Cette étude consiste en la modélisation de la pollution lumineuse, en deux étapes. La première est la détection des sources de lumière artificielle sur la base d’images satellites nocturnes SDGSAT-12. La seconde détermine l’impact de ces sources en prenant en compte les modèles tridimensionnels de surface intégrant la topographie et les éléments opaques du paysage (végétation, constructions) pour la faune sauvage cible3. Cette approche permet de localiser les surfaces impactées par la lumière artificielle en termes de perception par la faune sauvage et non simplement sur la base de l’intensité lumineuse perceptible.

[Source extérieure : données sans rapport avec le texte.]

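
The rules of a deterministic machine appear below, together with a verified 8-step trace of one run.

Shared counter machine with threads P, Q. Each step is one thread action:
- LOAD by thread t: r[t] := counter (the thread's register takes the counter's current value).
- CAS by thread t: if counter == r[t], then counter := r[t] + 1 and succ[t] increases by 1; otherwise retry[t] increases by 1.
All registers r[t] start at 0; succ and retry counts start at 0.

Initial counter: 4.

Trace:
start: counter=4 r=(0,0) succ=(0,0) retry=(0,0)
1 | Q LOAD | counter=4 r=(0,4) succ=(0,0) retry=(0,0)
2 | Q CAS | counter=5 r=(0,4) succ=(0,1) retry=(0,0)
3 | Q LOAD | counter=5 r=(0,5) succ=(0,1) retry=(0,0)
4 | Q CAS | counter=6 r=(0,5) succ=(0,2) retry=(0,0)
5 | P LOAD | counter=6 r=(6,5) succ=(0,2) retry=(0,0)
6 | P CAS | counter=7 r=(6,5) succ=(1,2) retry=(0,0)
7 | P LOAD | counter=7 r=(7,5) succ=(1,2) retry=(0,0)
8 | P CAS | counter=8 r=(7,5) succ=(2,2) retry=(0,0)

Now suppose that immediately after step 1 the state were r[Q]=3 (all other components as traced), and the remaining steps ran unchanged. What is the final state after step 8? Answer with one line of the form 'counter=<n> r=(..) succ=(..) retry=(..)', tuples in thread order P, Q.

state after step 1 := counter=4 r=(0,3) succ=(0,0) retry=(0,0)
2 | Q CAS | counter=4 r=(0,3) succ=(0,0) retry=(0,1)
3 | Q LOAD | counter=4 r=(0,4) succ=(0,0) retry=(0,1)
4 | Q CAS | counter=5 r=(0,4) succ=(0,1) retry=(0,1)
5 | P LOAD | counter=5 r=(5,4) succ=(0,1) retry=(0,1)
6 | P CAS | counter=6 r=(5,4) succ=(1,1) retry=(0,1)
7 | P LOAD | counter=6 r=(6,4) succ=(1,1) retry=(0,1)
8 | P CAS | counter=7 r=(6,4) succ=(2,1) retry=(0,1)

counter=7 r=(6,4) succ=(2,1) retry=(0,1)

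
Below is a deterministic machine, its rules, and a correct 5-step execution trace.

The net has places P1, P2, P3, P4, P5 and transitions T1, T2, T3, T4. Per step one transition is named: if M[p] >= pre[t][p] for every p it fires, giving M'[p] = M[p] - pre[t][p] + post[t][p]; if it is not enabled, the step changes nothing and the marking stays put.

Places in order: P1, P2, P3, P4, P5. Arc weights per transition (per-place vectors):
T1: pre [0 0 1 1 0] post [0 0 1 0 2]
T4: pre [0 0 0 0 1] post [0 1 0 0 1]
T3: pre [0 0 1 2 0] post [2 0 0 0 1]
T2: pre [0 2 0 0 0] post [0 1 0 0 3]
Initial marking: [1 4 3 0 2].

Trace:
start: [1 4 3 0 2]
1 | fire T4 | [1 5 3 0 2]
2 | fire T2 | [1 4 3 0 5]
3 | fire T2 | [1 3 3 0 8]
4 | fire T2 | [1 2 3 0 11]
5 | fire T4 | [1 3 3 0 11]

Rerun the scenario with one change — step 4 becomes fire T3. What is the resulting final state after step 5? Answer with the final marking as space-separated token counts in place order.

1 4 3 0 8

(re-executing from step 4 with the substitution; state before step 4: [1 3 3 0 8])
4 | fire T3 | [1 3 3 0 8]
5 | fire T4 | [1 4 3 0 8]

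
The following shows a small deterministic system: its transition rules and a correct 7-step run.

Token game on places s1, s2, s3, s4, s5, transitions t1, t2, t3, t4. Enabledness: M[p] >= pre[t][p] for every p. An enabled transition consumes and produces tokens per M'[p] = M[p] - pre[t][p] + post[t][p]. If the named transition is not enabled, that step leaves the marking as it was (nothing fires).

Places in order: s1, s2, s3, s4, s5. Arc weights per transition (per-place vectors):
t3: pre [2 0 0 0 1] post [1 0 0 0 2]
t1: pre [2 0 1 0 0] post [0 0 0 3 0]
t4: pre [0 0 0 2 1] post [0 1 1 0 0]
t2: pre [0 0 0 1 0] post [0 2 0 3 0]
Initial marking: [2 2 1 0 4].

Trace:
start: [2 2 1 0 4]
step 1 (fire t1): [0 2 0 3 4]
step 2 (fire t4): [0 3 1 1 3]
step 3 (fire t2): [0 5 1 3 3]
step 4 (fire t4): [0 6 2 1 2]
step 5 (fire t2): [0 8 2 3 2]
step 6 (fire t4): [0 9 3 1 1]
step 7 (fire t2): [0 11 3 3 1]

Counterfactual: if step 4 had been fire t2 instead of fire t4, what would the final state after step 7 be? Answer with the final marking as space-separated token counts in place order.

(re-executing from step 4 with the substitution; state before step 4: [0 5 1 3 3])
step 4 (fire t2): [0 7 1 5 3]
step 5 (fire t2): [0 9 1 7 3]
step 6 (fire t4): [0 10 2 5 2]
step 7 (fire t2): [0 12 2 7 2]

0 12 2 7 2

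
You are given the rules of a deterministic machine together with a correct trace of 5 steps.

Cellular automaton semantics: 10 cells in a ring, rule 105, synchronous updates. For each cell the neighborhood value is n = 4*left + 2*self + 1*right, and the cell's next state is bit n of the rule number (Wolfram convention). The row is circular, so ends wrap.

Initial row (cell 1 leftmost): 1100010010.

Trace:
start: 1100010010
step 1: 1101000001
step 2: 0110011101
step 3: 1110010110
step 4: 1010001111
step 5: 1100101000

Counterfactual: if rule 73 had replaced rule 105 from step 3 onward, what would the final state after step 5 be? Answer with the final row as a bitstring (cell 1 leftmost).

0110111100

(re-executing steps 3..5 under rule 73; state before step 3: 0110011101)
step 3: 0110010100
step 4: 0110000001
step 5: 0110111100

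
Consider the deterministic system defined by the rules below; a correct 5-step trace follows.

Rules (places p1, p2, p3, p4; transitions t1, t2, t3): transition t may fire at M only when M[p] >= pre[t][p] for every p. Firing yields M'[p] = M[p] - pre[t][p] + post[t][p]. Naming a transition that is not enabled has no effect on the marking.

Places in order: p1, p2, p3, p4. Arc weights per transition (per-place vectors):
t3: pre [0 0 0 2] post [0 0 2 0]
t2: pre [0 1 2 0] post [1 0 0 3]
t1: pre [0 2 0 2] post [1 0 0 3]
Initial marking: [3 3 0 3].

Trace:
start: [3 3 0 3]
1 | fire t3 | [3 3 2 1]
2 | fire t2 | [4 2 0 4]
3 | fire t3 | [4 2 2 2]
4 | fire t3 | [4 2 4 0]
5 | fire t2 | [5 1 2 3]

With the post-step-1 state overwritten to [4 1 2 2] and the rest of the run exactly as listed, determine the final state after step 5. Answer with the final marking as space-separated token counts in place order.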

Cette cartographie de la pollution lumineuse constitue une donnée fondamentale pour la planification des infrastructures écologiques aux échelles cantonale, nationale ou transfrontalière. Avec une couverture totale de la Suisse, ce modèle a notamment pour vocation d’être utilisé par les cantons et d’être croisé avec les autres éléments de leur infrastructure écologique afin de cibler les secteurs nécessitant une restauration ou une conservation prioritaire de l’obscurité, notamment au niveau des corridors écologiques. Des cantons pilotes tels que Genève, Fribourg ou le Valais ont ainsi pu travailler sur l’intégration de la dimension nocturne dans leur IE.
La mise en œuvre de stratégies visant à supprimer ou limiter les impacts de l’éclairage artificiel constitue l’ultime étape une fois la priorisation des secteurs effectuée. Parmi ces mesures figurent l’utilisation de sources lumineuses à faible intensité et à spectre réduit (inférieur à 3000 K), ainsi qu’une orientation ciblée des faisceaux lumineux pour éviter l’éclairage diffus. Parallèlement, la préservation de zones d’obscurité repose sur la création d’un réseau spatial continu non éclairé – le continuum nocturne – permettant le déplacement de la faune nocturne entre les habitats.